The Universe And The Teacup by K.C. Cole

The Universe And The Teacup by K.C. Cole

Author:K.C. Cole [Cole, K.C.]
Language: eng
Format: epub
Tags: Science, Maths
Publisher: Houghton Mifflin Harcourt
Published: 0101-01-01T00:00:00+00:00


Caltech scientists have taken yet another approach to fairness, based on the age-old idea of auctions. Auctions, Ledyard says, counteract a person’s “natural tendency to ask for more than you really need.” An auction discourages people from bidding on what they don’t need, because they have to pay for and take whatever they bid on—leaving them with less money for something else. In other words, they have to make choices that carry real consequences.

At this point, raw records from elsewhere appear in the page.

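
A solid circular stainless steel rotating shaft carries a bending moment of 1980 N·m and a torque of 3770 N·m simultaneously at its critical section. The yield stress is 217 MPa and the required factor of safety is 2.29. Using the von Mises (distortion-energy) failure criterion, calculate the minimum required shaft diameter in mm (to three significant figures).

σ_allow = σ_y/n = 217/2.29 = 94.76 MPa.
For a solid shaft σ_b = 32M/(πd³) and τ = 16T/(πd³), so the von Mises stress is σ' = (16/πd³)·√(4M²+3T²).
√(4M²+3T²) = √(4×(1.980×10^6)² + 3×(3.770×10^6)²) = 7.637×10^6 N·mm.
d³ = 16×7.637×10^6/(π×94.76) = 410400 mm³.
d = 74.32 mm.

d = 74.3 mm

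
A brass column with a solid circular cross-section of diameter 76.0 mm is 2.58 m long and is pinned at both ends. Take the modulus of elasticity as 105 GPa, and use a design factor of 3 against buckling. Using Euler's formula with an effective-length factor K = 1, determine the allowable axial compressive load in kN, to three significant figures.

I = πd⁴/64 = π×76.0⁴/64 = 1.638×10^6 mm⁴.
Effective length L_e = KL = 1×2.58 m = 2580 mm.
Euler critical load P_cr = π²EI/L_e² = π²×105000×1.638×10^6/2580² = 255000 N.
P_allow = P_cr/n = 255000/3 = 84990 N.

P_allow = 85.0 kN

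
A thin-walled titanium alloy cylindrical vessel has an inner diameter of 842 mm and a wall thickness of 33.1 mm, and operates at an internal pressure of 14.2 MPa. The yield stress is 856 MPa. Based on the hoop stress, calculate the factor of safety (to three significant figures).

n = 4.74

σ_h = pD/(2t) = 14.2×842/(2×33.1) = 180.6 MPa.
n = 856/180.6 = 4.739.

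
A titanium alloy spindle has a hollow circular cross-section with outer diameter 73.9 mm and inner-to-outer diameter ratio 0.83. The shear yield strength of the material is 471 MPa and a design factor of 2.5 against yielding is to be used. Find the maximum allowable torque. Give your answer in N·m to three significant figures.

T_allow = 7840 N·m

τ_allow = 471/2.5 = 188.4 MPa.
For a hollow shaft T_allow = τ_allow·πd_o³(1−k⁴)/16 with 1−k⁴ = 0.5254, so πd_o³(1−k⁴)/16 = 41640 mm³.
T_allow = 188.4×41640 = 7.844×10^6 N·mm = 7844 N·m.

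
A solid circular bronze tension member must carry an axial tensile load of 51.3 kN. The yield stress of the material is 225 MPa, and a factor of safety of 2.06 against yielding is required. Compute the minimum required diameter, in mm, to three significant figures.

d = 24.5 mm

Allowable stress σ_allow = 225/2.06 = 109.2 MPa.
Required area A = F/σ_allow = 51300/109.2 = 469.7 mm².
A = πd²/4 → d = √(4A/π) = 24.45 mm.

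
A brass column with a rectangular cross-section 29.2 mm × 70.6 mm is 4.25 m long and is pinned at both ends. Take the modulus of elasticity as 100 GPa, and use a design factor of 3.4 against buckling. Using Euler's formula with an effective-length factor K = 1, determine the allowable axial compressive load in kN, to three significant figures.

Buckling occurs about the weak axis: I_min = h·b³/12 = 70.6×29.2³/12 = 146500 mm⁴ (b = 29.2 mm is the smaller dimension).
Effective length L_e = KL = 1×4.25 m = 4250 mm.
Euler critical load P_cr = π²EI/L_e² = π²×100000×146500/4250² = 8004 N.
P_allow = P_cr/n = 8004/3.4 = 2354 N.

P_allow = 2.35 kN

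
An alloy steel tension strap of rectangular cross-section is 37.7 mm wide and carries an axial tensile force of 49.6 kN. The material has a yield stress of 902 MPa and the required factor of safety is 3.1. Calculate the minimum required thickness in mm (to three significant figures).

σ_allow = 902/3.1 = 291.0 MPa.
Required area A = F/σ_allow = 49600/291.0 = 170.5 mm².
t = A/w = 170.5/37.7 = 4.522 mm.

t = 4.52 mm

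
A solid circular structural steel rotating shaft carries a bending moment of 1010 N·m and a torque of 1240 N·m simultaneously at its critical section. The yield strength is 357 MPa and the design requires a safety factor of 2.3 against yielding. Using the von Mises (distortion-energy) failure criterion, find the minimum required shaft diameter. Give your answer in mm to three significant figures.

d = 45.9 mm

σ_allow = σ_y/n = 357/2.3 = 155.2 MPa.
For a solid shaft σ_b = 32M/(πd³) and τ = 16T/(πd³), so the von Mises stress is σ' = (16/πd³)·√(4M²+3T²).
√(4M²+3T²) = √(4×(1.010×10^6)² + 3×(1.240×10^6)²) = 2.948×10^6 N·mm.
d³ = 16×2.948×10^6/(π×155.2) = 96740 mm³.
d = 45.91 mm.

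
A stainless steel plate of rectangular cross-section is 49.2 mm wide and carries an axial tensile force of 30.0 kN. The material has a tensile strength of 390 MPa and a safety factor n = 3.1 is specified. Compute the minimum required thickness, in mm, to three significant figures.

t = 4.85 mm

σ_allow = 390/3.1 = 125.8 MPa.
Required area A = F/σ_allow = 30000/125.8 = 238.5 mm².
t = A/w = 238.5/49.2 = 4.847 mm.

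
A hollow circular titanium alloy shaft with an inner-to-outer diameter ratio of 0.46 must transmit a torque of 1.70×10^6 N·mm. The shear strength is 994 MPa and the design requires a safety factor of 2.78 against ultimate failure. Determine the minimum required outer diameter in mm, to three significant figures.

d_o = 29.4 mm

τ_allow = 994/2.78 = 357.6 MPa.
For a hollow shaft τ = 16T/[πd_o³(1−k⁴)] with k = 0.46, so 1−k⁴ = 0.9552.
d_o³ = 16T/[π τ_allow (1−k⁴)] = 16×1700000/(π×357.6×0.9552) = 25350 mm³.
d_o = 29.38 mm.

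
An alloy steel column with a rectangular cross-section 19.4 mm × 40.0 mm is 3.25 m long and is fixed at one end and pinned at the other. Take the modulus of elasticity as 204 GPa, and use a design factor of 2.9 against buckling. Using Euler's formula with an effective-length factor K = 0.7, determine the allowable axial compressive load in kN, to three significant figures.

Buckling occurs about the weak axis: I_min = h·b³/12 = 40.0×19.4³/12 = 24340 mm⁴ (b = 19.4 mm is the smaller dimension).
Effective length L_e = KL = 0.7×3.25 m = 2275 mm.
Euler critical load P_cr = π²EI/L_e² = π²×204000×24340/2275² = 9468 N.
P_allow = P_cr/n = 9468/2.9 = 3265 N.

P_allow = 3.26 kN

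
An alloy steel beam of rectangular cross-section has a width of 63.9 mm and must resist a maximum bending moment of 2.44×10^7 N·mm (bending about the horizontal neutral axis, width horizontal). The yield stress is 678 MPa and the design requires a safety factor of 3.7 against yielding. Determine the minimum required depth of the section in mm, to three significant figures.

σ_allow = 678/3.7 = 183.2 MPa.
For a rectangular section σ = 6M/(bh²), so h² = 6M/(b σ_allow) = 6×2.4400×10^7/(63.9×183.2) = 12500 mm².
h = 111.8 mm.

h = 112 mm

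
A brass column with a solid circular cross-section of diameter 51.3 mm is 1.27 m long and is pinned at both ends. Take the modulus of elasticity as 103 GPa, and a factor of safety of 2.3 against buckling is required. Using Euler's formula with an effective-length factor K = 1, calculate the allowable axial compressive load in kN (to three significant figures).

P_allow = 93.2 kN

I = πd⁴/64 = π×51.3⁴/64 = 340000 mm⁴.
Effective length L_e = KL = 1×1.27 m = 1270 mm.
Euler critical load P_cr = π²EI/L_e² = π²×103000×340000/1270² = 214300 N.
P_allow = P_cr/n = 214300/2.3 = 93160 N.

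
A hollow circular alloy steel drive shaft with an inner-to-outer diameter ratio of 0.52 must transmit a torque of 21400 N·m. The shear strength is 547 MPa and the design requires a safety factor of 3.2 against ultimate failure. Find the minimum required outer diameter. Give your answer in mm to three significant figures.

τ_allow = 547/3.2 = 170.9 MPa.
For a hollow shaft τ = 16T/[πd_o³(1−k⁴)] with k = 0.52, so 1−k⁴ = 0.9269.
d_o³ = 16T/[π τ_allow (1−k⁴)] = 16×2.1400×10^7/(π×170.9×0.9269) = 687900 mm³.
d_o = 88.28 mm.

d_o = 88.3 mm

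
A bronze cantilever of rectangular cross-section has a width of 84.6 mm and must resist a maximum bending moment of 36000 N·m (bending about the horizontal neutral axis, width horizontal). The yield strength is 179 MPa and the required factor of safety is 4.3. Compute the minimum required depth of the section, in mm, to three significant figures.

h = 248 mm

σ_allow = 179/4.3 = 41.63 MPa.
For a rectangular section σ = 6M/(bh²), so h² = 6M/(b σ_allow) = 6×3.6000×10^7/(84.6×41.63) = 61330 mm².
h = 247.7 mm.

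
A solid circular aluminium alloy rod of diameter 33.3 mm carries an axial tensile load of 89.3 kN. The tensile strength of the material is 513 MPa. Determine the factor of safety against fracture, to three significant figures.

n = 5.00

A = πd²/4 = 870.9 mm².
σ = F/A = 89300/870.9 = 102.5 MPa.
n = 513/102.5 = 5.003.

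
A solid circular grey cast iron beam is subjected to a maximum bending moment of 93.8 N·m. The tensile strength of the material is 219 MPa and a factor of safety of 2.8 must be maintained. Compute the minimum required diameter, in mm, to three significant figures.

σ_allow = 219/2.8 = 78.21 MPa.
For a solid circular section σ = 32M/(πd³), so d³ = 32M/(π σ_allow) = 32×93800/(π×78.21) = 12220 mm³.
d = 23.03 mm.

d = 23.0 mm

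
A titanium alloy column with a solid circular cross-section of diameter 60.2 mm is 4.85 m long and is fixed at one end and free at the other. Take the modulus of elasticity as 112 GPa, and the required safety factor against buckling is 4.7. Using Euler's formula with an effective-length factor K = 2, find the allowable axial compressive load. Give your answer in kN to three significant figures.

P_allow = 1.61 kN

I = πd⁴/64 = π×60.2⁴/64 = 644700 mm⁴.
Effective length L_e = KL = 2×4.85 m = 9700 mm.
Euler critical load P_cr = π²EI/L_e² = π²×112000×644700/9700² = 7574 N.
P_allow = P_cr/n = 7574/4.7 = 1612 N.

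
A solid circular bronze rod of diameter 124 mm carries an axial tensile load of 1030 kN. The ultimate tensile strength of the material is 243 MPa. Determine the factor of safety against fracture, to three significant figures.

A = πd²/4 = 12080 mm².
σ = F/A = 1030000/12080 = 85.29 MPa.
n = 243/85.29 = 2.849.

n = 2.85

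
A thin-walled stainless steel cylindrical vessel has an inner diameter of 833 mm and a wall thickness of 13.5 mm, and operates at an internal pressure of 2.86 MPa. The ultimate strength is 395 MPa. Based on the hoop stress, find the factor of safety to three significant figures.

n = 4.48

σ_h = pD/(2t) = 2.86×833/(2×13.5) = 88.24 MPa.
n = 395/88.24 = 4.477.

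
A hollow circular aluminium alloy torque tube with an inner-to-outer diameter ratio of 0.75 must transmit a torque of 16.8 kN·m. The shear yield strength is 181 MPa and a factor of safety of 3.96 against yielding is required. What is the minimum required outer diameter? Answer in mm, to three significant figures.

τ_allow = 181/3.96 = 45.71 MPa.
For a hollow shaft τ = 16T/[πd_o³(1−k⁴)] with k = 0.75, so 1−k⁴ = 0.6836.
d_o³ = 16T/[π τ_allow (1−k⁴)] = 16×1.6800×10^7/(π×45.71×0.6836) = 2.738×10^6 mm³.
d_o = 139.9 mm.

d_o = 140 mm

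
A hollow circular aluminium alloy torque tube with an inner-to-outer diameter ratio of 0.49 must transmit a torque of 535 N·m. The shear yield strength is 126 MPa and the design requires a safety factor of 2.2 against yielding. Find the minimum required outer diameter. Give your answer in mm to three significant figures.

τ_allow = 126/2.2 = 57.27 MPa.
For a hollow shaft τ = 16T/[πd_o³(1−k⁴)] with k = 0.49, so 1−k⁴ = 0.9424.
d_o³ = 16T/[π τ_allow (1−k⁴)] = 16×535000/(π×57.27×0.9424) = 50490 mm³.
d_o = 36.96 mm.

d_o = 37.0 mm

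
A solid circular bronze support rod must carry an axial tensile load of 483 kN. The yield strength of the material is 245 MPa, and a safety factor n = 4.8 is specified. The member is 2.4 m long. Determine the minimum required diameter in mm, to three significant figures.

Allowable stress σ_allow = 245/4.8 = 51.04 MPa.
Required area A = F/σ_allow = 483000/51.04 = 9463 mm².
A = πd²/4 → d = √(4A/π) = 109.8 mm.

d = 110 mm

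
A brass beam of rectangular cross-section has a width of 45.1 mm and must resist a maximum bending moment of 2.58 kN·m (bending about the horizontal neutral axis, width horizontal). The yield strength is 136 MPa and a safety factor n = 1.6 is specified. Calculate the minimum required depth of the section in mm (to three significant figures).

σ_allow = 136/1.6 = 85.00 MPa.
For a rectangular section σ = 6M/(bh²), so h² = 6M/(b σ_allow) = 6×2580000/(45.1×85.00) = 4038 mm².
h = 63.55 mm.

h = 63.5 mm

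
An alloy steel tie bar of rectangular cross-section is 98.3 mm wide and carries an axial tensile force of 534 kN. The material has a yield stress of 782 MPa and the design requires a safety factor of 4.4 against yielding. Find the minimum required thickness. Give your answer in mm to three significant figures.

t = 30.6 mm

σ_allow = 782/4.4 = 177.7 MPa.
Required area A = F/σ_allow = 534000/177.7 = 3005 mm².
t = A/w = 3005/98.3 = 30.57 mm.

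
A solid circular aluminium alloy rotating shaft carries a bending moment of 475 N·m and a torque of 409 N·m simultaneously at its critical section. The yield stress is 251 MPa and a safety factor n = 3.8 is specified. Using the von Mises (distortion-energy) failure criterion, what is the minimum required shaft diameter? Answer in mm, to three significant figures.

d = 45.0 mm

σ_allow = σ_y/n = 251/3.8 = 66.05 MPa.
For a solid shaft σ_b = 32M/(πd³) and τ = 16T/(πd³), so the von Mises stress is σ' = (16/πd³)·√(4M²+3T²).
√(4M²+3T²) = √(4×(475000)² + 3×(409000)²) = 1.185×10^6 N·mm.
d³ = 16×1.185×10^6/(π×66.05) = 91370 mm³.
d = 45.04 mm.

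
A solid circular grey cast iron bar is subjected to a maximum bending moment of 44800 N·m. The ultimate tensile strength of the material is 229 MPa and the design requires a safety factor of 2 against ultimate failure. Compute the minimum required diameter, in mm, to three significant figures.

σ_allow = 229/2 = 114.5 MPa.
For a solid circular section σ = 32M/(πd³), so d³ = 32M/(π σ_allow) = 32×4.4800×10^7/(π×114.5) = 3.985×10^6 mm³.
d = 158.5 mm.

d = 159 mm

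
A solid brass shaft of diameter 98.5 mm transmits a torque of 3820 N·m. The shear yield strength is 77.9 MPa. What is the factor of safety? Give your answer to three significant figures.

τ = 16T/(πd³) = 16×3820000/(π×98.5³) = 20.36 MPa.
n = τ_limit/τ = 77.9/20.36 = 3.827.

n = 3.83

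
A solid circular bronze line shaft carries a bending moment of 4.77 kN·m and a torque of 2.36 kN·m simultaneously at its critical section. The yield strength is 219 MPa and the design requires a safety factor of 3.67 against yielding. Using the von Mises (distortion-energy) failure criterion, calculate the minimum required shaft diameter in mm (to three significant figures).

d = 96.0 mm

σ_allow = σ_y/n = 219/3.67 = 59.67 MPa.
For a solid shaft σ_b = 32M/(πd³) and τ = 16T/(πd³), so the von Mises stress is σ' = (16/πd³)·√(4M²+3T²).
√(4M²+3T²) = √(4×(4.770×10^6)² + 3×(2.360×10^6)²) = 1.038×10^7 N·mm.
d³ = 16×1.038×10^7/(π×59.67) = 885800 mm³.
d = 96.04 mm.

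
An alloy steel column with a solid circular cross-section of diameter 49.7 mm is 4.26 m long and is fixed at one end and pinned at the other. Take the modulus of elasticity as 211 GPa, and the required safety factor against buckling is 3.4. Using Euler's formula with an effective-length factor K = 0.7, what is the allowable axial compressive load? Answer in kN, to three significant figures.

P_allow = 20.6 kN

I = πd⁴/64 = π×49.7⁴/64 = 299500 mm⁴.
Effective length L_e = KL = 0.7×4.26 m = 2982 mm.
Euler critical load P_cr = π²EI/L_e² = π²×211000×299500/2982² = 70140 N.
P_allow = P_cr/n = 70140/3.4 = 20630 N.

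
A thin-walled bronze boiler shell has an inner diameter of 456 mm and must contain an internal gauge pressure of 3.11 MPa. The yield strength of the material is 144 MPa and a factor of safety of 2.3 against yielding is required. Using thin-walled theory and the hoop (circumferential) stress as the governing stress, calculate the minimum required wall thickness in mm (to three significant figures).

t = 11.3 mm

σ_allow = 144/2.3 = 62.61 MPa.
Hoop stress σ_h = pD/(2t), so t = pD/(2σ_allow) = 3.11×456/(2×62.61) = 11.33 mm.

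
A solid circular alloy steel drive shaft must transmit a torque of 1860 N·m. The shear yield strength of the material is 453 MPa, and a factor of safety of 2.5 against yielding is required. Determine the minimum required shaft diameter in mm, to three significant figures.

d = 37.4 mm

Allowable shear stress τ_allow = 453/2.5 = 181.2 MPa.
For a solid shaft τ = 16T/(πd³), so d³ = 16T/(π τ_allow) = 16×1860000/(π×181.2) = 52280 mm³.
d = (52280)^(1/3) = 37.39 mm.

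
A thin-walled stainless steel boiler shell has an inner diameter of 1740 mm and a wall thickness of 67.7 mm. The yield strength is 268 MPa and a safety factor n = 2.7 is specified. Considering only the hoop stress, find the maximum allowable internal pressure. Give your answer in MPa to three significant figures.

p_allow = 7.72 MPa

σ_allow = 268/2.7 = 99.26 MPa.
σ_h = pD/(2t) → p_allow = 2σ_allow t/D = 2×99.26×67.7/1740 = 7.724 MPa.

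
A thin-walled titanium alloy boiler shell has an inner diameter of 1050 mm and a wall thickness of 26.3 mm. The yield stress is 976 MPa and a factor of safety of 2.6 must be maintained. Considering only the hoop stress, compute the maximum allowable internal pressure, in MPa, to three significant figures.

p_allow = 18.8 MPa

σ_allow = 976/2.6 = 375.4 MPa.
σ_h = pD/(2t) → p_allow = 2σ_allow t/D = 2×375.4×26.3/1050 = 18.80 MPa.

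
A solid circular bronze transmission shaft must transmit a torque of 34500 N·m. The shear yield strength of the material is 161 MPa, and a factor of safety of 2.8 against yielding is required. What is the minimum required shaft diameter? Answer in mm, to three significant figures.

Allowable shear stress τ_allow = 161/2.8 = 57.50 MPa.
For a solid shaft τ = 16T/(πd³), so d³ = 16T/(π τ_allow) = 16×3.4500×10^7/(π×57.50) = 3.056×10^6 mm³.
d = (3.056×10^6)^(1/3) = 145.1 mm.

d = 145 mm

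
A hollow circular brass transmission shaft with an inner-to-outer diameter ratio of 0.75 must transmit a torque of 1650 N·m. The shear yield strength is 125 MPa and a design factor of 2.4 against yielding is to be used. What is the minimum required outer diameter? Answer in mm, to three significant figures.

d_o = 61.8 mm

τ_allow = 125/2.4 = 52.08 MPa.
For a hollow shaft τ = 16T/[πd_o³(1−k⁴)] with k = 0.75, so 1−k⁴ = 0.6836.
d_o³ = 16T/[π τ_allow (1−k⁴)] = 16×1650000/(π×52.08×0.6836) = 236000 mm³.
d_o = 61.80 mm.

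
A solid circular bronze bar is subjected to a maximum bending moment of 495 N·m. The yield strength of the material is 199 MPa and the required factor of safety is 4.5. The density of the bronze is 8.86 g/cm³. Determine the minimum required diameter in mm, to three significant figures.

d = 48.5 mm

σ_allow = 199/4.5 = 44.22 MPa.
For a solid circular section σ = 32M/(πd³), so d³ = 32M/(π σ_allow) = 32×495000/(π×44.22) = 114000 mm³.
d = 48.49 mm.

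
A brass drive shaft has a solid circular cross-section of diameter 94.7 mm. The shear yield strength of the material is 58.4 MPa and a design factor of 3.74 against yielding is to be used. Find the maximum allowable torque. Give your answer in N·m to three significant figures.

T_allow = 2600 N·m

τ_allow = 58.4/3.74 = 15.61 MPa.
For a solid shaft T_allow = τ_allow·πd³/16; πd³/16 = π×94.7³/16 = 166800 mm³.
T_allow = 15.61×166800 = 2.604×10^6 N·mm = 2604 N·m.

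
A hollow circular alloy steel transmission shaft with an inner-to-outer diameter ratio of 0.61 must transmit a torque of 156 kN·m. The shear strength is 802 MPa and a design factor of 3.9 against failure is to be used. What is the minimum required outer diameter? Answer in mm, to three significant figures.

τ_allow = 802/3.9 = 205.6 MPa.
For a hollow shaft τ = 16T/[πd_o³(1−k⁴)] with k = 0.61, so 1−k⁴ = 0.8615.
d_o³ = 16T/[π τ_allow (1−k⁴)] = 16×1.5600×10^8/(π×205.6×0.8615) = 4.484×10^6 mm³.
d_o = 164.9 mm.

d_o = 165 mm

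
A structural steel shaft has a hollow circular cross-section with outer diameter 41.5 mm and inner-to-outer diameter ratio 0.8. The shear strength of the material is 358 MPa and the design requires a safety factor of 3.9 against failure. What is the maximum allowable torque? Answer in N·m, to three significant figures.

τ_allow = 358/3.9 = 91.79 MPa.
For a hollow shaft T_allow = τ_allow·πd_o³(1−k⁴)/16 with 1−k⁴ = 0.5904, so πd_o³(1−k⁴)/16 = 8286 mm³.
T_allow = 91.79×8286 = 760600 N·mm = 760.6 N·m.

T_allow = 761 N·m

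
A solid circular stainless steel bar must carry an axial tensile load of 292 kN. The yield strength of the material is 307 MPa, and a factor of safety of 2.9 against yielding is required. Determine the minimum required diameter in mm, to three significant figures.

Allowable stress σ_allow = 307/2.9 = 105.9 MPa.
Required area A = F/σ_allow = 292000/105.9 = 2758 mm².
A = πd²/4 → d = √(4A/π) = 59.26 mm.

d = 59.3 mm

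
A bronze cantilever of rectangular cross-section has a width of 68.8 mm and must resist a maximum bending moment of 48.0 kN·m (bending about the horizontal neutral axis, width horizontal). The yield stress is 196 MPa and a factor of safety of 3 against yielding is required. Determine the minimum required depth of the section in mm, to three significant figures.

h = 253 mm

σ_allow = 196/3 = 65.33 MPa.
For a rectangular section σ = 6M/(bh²), so h² = 6M/(b σ_allow) = 6×4.8000×10^7/(68.8×65.33) = 64070 mm².
h = 253.1 mm.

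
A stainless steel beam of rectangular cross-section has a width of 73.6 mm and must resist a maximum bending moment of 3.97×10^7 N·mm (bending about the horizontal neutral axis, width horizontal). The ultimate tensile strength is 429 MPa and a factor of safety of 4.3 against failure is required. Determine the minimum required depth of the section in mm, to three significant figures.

h = 180 mm

σ_allow = 429/4.3 = 99.77 MPa.
For a rectangular section σ = 6M/(bh²), so h² = 6M/(b σ_allow) = 6×3.9700×10^7/(73.6×99.77) = 32440 mm².
h = 180.1 mm.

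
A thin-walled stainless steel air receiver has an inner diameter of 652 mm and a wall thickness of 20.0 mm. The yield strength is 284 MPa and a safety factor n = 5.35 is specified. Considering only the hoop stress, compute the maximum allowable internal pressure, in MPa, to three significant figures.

σ_allow = 284/5.35 = 53.08 MPa.
σ_h = pD/(2t) → p_allow = 2σ_allow t/D = 2×53.08×20.0/652 = 3.257 MPa.

p_allow = 3.26 MPa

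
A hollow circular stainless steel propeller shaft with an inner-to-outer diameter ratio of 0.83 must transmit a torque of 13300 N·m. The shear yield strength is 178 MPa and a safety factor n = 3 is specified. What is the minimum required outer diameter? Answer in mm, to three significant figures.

τ_allow = 178/3 = 59.33 MPa.
For a hollow shaft τ = 16T/[πd_o³(1−k⁴)] with k = 0.83, so 1−k⁴ = 0.5254.
d_o³ = 16T/[π τ_allow (1−k⁴)] = 16×1.3300×10^7/(π×59.33×0.5254) = 2.173×10^6 mm³.
d_o = 129.5 mm.

d_o = 130 mm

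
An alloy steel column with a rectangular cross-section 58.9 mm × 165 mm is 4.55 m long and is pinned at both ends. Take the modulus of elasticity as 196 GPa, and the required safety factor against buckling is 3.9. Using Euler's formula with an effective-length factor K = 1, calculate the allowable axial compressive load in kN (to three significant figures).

P_allow = 67.3 kN

Buckling occurs about the weak axis: I_min = h·b³/12 = 165×58.9³/12 = 2.810×10^6 mm⁴ (b = 58.9 mm is the smaller dimension).
Effective length L_e = KL = 1×4.55 m = 4550 mm.
Euler critical load P_cr = π²EI/L_e² = π²×196000×2.810×10^6/4550² = 262500 N.
P_allow = P_cr/n = 262500/3.9 = 67320 N.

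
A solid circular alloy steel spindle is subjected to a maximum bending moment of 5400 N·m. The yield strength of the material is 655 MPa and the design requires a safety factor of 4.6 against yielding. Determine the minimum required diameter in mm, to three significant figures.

d = 72.8 mm

σ_allow = 655/4.6 = 142.4 MPa.
For a solid circular section σ = 32M/(πd³), so d³ = 32M/(π σ_allow) = 32×5400000/(π×142.4) = 386300 mm³.
d = 72.83 mm.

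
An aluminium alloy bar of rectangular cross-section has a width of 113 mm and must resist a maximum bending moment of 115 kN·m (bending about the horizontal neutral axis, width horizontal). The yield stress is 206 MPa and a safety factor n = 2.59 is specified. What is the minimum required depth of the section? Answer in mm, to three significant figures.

σ_allow = 206/2.59 = 79.54 MPa.
For a rectangular section σ = 6M/(bh²), so h² = 6M/(b σ_allow) = 6×1.1500×10^8/(113×79.54) = 76770 mm².
h = 277.1 mm.

h = 277 mm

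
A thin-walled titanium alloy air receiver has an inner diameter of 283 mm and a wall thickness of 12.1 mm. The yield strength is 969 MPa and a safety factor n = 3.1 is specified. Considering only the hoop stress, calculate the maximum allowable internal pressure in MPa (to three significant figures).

p_allow = 26.7 MPa

σ_allow = 969/3.1 = 312.6 MPa.
σ_h = pD/(2t) → p_allow = 2σ_allow t/D = 2×312.6×12.1/283 = 26.73 MPa.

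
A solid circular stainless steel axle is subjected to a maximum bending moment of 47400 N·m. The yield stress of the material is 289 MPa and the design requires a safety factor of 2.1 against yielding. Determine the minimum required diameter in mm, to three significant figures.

d = 152 mm

σ_allow = 289/2.1 = 137.6 MPa.
For a solid circular section σ = 32M/(πd³), so d³ = 32M/(π σ_allow) = 32×4.7400×10^7/(π×137.6) = 3.508×10^6 mm³.
d = 151.9 mm.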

Of course, for an auction to be fair, everyone has to have an equal start. But not everyone agrees on what “equal start” means. For example, Caltech got involved in helping divide up responsibility for L.A.’s polluted skies. The method they came up with works like an auction, except what players bid on is license to pollute. Cutting pollution is more difficult and expensive for some companies than for others. So the Clean Air Act of 1990 allowed California companies to buy and sell licenses to pollute—permitting firms that invest in expensive technology to recoup their expenses by selling unneeded pollution allowances to others.

In order to make the process fair, however, the total amount of pollution permitted had to be fairly divided to start with. “In this case, equal is not fair,” says Ledyard. “It’s not fair to give the same allowance to Joe’s Bar and Grill as to SoCal Edison.”

Instead, the allowances granted by the air quality board are based on levels of pollution during the years 1989–1990. Based on those figures, a factory might receive a permit to spew out three thousand pounds of pollution per year; a donut shop might receive an allowance of fifty pounds. But as Caltech economist Colin Camerer points out, that system “rewards people for polluting in the past.”

The system, in other words, is not perfect. But at least it’s a start at inventing a method that gives incentives to everyone to keep pollution down—and save money in the process.

Further complicating attempts to divide things fairly is the human factor. The NSF grant to Caltech was designated mainly for experimental testing to determine how well real people’s behavior matches the mathematical models.

Researchers have assumed, for example, that people would always act in a way that would maximize their gain. However, Caltech’s Camerer has found in a series of experiments that good manners can get in the way of rational behavior—especially if players were not strangers. They’ll give up tangible rewards, even cold, hard cash, in order to avoid appearing greedy or selfish. People further alter their economic behavior when they are in personal contact. For example, people voluntarily contribute to communal goods such as streetlights and holiday parties. “But if they are face-to-face, the rate of contribution goes way up,” says Ledyard. “Why is an open question.”

Finally, the choices people make in one-to-one situations can be quite different from the choices they might make as a member of a larger group or community: for example, in a situation where a community is trying to decide whether a tax break is fair compensation for having a chemical factory or hazardous waste dump in its backyard.